50000W of RF power is approximately 355kV - if you work out based on that 1W dBm is 7.1 Volts.

[cnvogel]

No. Power generally is proportional to the voltage squared (P∝U²). P=U²/R → U=√(PR)

The numbers you quote (1W [not dBm!] is 7.1V) make me believe that you assume an impedance of 50Ω.

    In [1]: math.sqrt(1*50)     # P[in W] * R[in Ohm]
    Out[1]: 7.0710678118654755  # U[in V]

So, in an hypothetical cable of 50Ω impedance, 50kW of RF power is...

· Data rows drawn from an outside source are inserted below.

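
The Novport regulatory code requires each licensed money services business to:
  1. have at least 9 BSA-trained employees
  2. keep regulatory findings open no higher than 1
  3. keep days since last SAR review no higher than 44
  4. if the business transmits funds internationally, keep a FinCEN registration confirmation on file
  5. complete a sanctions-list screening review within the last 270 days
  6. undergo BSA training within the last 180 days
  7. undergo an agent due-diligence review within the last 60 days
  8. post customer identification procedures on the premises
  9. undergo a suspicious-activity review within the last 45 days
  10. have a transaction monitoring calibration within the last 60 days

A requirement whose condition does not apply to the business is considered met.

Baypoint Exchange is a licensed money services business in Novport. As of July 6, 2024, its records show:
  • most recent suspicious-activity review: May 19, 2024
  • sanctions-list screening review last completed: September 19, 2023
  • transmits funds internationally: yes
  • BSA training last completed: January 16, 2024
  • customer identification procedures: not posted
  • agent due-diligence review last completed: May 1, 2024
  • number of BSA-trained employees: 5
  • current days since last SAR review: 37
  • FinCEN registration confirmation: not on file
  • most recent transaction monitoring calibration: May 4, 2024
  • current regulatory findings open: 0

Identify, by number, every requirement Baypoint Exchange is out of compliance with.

1. BSA-trained employees 5 < 9 → not met
2. regulatory findings open 0 ≤ 1 → met
3. days since last SAR review 37 ≤ 44 → met
4. condition 'transmits funds internationally' holds; FinCEN registration confirmation absent → not met
5. sanctions-list screening review 291 days ago vs limit 270 → not met
6. BSA training 172 days ago vs limit 180 → met
7. agent due-diligence review 66 days ago vs limit 60 → not met
8. customer identification procedures absent → not met
9. suspicious-activity review 48 days ago vs limit 45 → not met
10. transaction monitoring calibration 63 days ago vs limit 60 → not met
Not met: 1, 4, 5, 7, 8, 9, 10

1, 4, 5, 7, 8, 9, 10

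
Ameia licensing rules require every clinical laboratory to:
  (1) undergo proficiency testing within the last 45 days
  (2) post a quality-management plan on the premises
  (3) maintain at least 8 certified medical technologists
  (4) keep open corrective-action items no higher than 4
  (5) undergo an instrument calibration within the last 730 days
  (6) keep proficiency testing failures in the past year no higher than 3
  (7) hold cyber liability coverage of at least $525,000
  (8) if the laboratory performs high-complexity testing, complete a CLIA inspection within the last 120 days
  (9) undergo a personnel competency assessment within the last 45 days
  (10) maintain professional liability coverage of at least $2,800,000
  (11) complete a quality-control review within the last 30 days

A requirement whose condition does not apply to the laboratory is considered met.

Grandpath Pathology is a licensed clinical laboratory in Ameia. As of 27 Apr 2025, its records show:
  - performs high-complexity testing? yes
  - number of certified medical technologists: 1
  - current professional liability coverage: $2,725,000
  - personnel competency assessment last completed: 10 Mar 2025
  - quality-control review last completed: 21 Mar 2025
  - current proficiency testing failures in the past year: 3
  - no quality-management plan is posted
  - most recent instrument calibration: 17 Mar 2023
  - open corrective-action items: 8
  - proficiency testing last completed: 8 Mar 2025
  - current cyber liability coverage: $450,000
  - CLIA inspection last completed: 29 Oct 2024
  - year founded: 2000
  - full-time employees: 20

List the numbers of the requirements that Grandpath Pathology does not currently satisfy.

1. proficiency testing 50 days ago vs limit 45 → not met
2. quality-management plan absent → not met
3. certified medical technologists 1 < 8 → not met
4. open corrective-action items 8 > 4 → not met
5. instrument calibration 772 days ago vs limit 730 → not met
6. proficiency testing failures in the past year 3 ≤ 3 → met
7. cyber liability coverage $450,000 < $525,000 → not met
8. condition 'performs high-complexity testing' holds; CLIA inspection 180 days ago vs limit 120 → not met
9. personnel competency assessment 48 days ago vs limit 45 → not met
10. professional liability coverage $2,725,000 < $2,800,000 → not met
11. quality-control review 37 days ago vs limit 30 → not met
Not met: 1, 2, 3, 4, 5, 7, 8, 9, 10, 11

1, 2, 3, 4, 5, 7, 8, 9, 10, 11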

    In [2]: math.sqrt(50e3*50) # P[in W] * R[in Ohm]
    Out[2]: 1581.1388300841897 # U[in V]

about 1.6kV(RMS).

Note, though, that with large installations it is likely that there are a few individually tuned feeds. And the cable might not be a 50 Ohm cable, but maybe a chicken ladder (two strands separated by fixed spacers), large-area waveguide, ...

[gelo]

eh i wasnt expecting to be right. Although i would say they usually use heavy duty coax at 50ohm - i believe - not sure though

[JohnDoe365]

The pictured parabola antenna likely has a gain around +20dB. Would that change your calculation?

[gelo]

i don't think it would change (probably wrong) since the active energy is only generated by the final PA's in the system. the Antenna's gain is only from the passively reactive design. Its like making a violin string resonate by only moving the bow and not physically the string.

[gelo]

i mis-read your comment - it has no affect at all as its not whats transmitting 50kW!